The Department of Defense gave the Orangeburg, South Carolina school $470,000 to buy a spectrometer that can measure the accurate mass of molecules in research to detect diseases and develop drug targets for potential cures. 

“The recent acquisition of the mass spectrometer is consistent with Claflin's research and STEM agendas,” Claflin President Dwaun Warmack said. “We want to recruit and retain outstanding STEM students. It is imperative that we offer advanced technology and training that will prepare them for prestigious professional schools, research laboratories and other career opportunities. I applaud Dr. [Derrick] Swinton and his team for developing a comprehensive and compelling proposal that effectively articulated why the mass spectrometer is important to the high-quality research conducted at Claflin. The grant provides a vital resource for preparing Claflin students in STEM disciplines.”

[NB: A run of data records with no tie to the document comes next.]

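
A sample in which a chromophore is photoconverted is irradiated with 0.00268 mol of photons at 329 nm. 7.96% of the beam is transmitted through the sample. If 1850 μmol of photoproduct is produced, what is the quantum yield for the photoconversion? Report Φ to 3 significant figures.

Φ = 0.750

Product: 1850 μmol = 0.00185 mol.
Fraction absorbed: 1 − 7.96/100 = 0.9204.
Photons absorbed: 0.9204 × 0.00268 = 0.002467 mol.
Φ = 0.00185 mol / 0.002467 mol photons = 0.750.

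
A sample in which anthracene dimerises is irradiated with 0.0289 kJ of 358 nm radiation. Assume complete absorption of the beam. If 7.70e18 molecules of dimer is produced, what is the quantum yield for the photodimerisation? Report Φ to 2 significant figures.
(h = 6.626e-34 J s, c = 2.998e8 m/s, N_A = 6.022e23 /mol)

Φ = 0.15

Product: 7.70e18 / 6.022e23 = 1.279e-5 mol.
Photon energy at 358 nm: hc/λ = (6.626e-34)(2.998e8)/(358e-9) = 5.549e-19 J.
Incident energy: 0.0289 kJ = 28.9 J.
Photons incident: 28.9 / 5.549e-19 = 5.208e19, i.e. 5.208e19/6.022e23 = 8.648e-5 mol.
Φ = 1.279e-5 mol / 8.648e-5 mol photons = 0.15.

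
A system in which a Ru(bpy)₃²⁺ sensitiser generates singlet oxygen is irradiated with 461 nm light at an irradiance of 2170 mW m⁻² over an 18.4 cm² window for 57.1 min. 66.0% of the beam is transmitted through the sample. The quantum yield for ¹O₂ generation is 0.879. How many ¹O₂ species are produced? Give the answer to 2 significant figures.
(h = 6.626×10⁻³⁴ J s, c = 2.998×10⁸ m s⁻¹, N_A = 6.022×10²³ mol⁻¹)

Photon energy at 461 nm: hc/λ = (6.626×10⁻³⁴)(2.998×10⁸)/(461×10⁻⁹) = 4.309×10⁻¹⁹ J.
Energy delivered: (2170 mW m⁻²)(18.4×10⁻⁴ m²)(3426 s) = 13.68 J.
Photons incident: 13.68 / 4.309×10⁻¹⁹ = 3.175×10¹⁹, i.e. 3.175×10¹⁹/6.022×10²³ = 5.272×10⁻⁵ mol.
Fraction absorbed: 1 − 66.0/100 = 0.3400.
Photons absorbed: 0.3400 × 5.272×10⁻⁵ = 1.792×10⁻⁵ mol.
Product: Φ × n_abs = 0.879 × 1.792×10⁻⁵ = 1.575×10⁻⁵ mol.
As a count: 1.575×10⁻⁵ × 6.022×10²³ = 9.5×10¹⁸.

9.5×10¹⁸ species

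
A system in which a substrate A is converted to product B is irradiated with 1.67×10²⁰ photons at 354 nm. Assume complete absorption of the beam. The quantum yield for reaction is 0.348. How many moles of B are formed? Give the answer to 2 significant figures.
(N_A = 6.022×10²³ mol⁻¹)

9.7×10⁻⁵ mol

Moles of photons: 1.67×10²⁰ / 6.022×10²³ = 2.773×10⁻⁴ mol.
Product: Φ × n_abs = 0.348 × 2.773×10⁻⁴ = 9.650×10⁻⁵ mol.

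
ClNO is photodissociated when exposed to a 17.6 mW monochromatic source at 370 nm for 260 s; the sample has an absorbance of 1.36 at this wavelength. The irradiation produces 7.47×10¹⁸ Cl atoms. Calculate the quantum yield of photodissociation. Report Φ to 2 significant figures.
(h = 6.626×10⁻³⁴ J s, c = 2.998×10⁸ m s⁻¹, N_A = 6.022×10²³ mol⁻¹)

Φ = 0.92

Product: 7.47×10¹⁸ / 6.022×10²³ = 1.240×10⁻⁵ mol.
Photon energy at 370 nm: hc/λ = (6.626×10⁻³⁴)(2.998×10⁸)/(370×10⁻⁹) = 5.369×10⁻¹⁹ J.
Energy delivered: (17.6 mW)(260 s) = 4.576 J.
Photons incident: 4.576 / 5.369×10⁻¹⁹ = 8.523×10¹⁸, i.e. 8.523×10¹⁸/6.022×10²³ = 1.415×10⁻⁵ mol.
Fraction absorbed: 1 − 10^(−1.36) = 0.9563.
Photons absorbed: 0.9563 × 1.415×10⁻⁵ = 1.353×10⁻⁵ mol.
Φ = 1.240×10⁻⁵ mol / 1.353×10⁻⁵ mol photons = 0.92.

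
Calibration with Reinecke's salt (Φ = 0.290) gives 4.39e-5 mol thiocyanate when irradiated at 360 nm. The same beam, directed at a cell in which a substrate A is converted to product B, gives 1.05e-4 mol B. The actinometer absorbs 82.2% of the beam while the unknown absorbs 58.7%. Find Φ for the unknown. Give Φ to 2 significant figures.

Photons absorbed by the actinometer: 4.39e-5 / 0.290 = 1.514e-4 mol.
Incident flux: 1.514e-4 / 0.822 = 1.842e-4 einstein.
Absorbed by unknown: 0.587 × 1.842e-4 = 1.081e-4 mol.
Φ(unknown) = 1.05e-4 / 1.081e-4 = 0.97.

Φ = 0.97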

Swinton, interim dean of Claflin’s School of Natural Sciences and Mathematics, the spectrometer can separate molecules that have similar or the same molecular weight and the ability to find those that may be abundant at low levels. Researchers who are working to detect diseases and develop drug targets will have the capability to locate metabolites or proteins responsible for diseases.

“The mass spectrometer can detect and identify proteins that are responsible for causing types of diseases,” Swinton said. “It can differentiate proteins down to the per million level. The spectrometer allows us to find a needle in the haystack in identifying molecules. It has the ability to analyze blood or tissue samples to determine if any levels of drugs or pesticides exist in molecules with pinpoint accuracy.” 

Swinton will use the spectrometer for research in finding markers for chronic obstructive pulmonary disease, an inflammatory lung ailment, among African American smokers. COPD obstructs airflow from the lungs. Although blacks usually smoke less than whites and start later, they are more likely to die from smoking-related diseases, according to the Centers for Disease Control and Prevention.

“Data shows that drugs on the market now that treat COPD are not as effective in the African American population,” Swinton said. “I am looking for targets that can be used to design drugs specifically for African Americans.”

Swinton's other research priorities include a collaboration with the University of South Carolina School of Medicine and Winthrop University to design tissue implants from swine to humans. The project is funded by the National Science Foundation and the South Carolina Established Program to Stimulate Competitive Research, an initiative to increase research support for states that have historically received less in federal research and development funds.

“This requires analyzing the protein profile of the tissue after it’s removed from the pig," Swinton said. “This process also involves removing - as much as possible – cells and proteins from the tissue to prevent a negative immunological response if it is transplanted into human patients. We will use the mass spectrometer to look at the proteins in the tissue after we prepare it for implantation.”

In addition to Swinton’s research, the mass spectrometer will boost training infrastructure for faculty and students as Claflin aims to increase access for women and minorities in STEM disciplines and academics.

“Claflin students will train on advanced instruments used in industry,” Swinton said, “thus preparing them for success in the workforce.”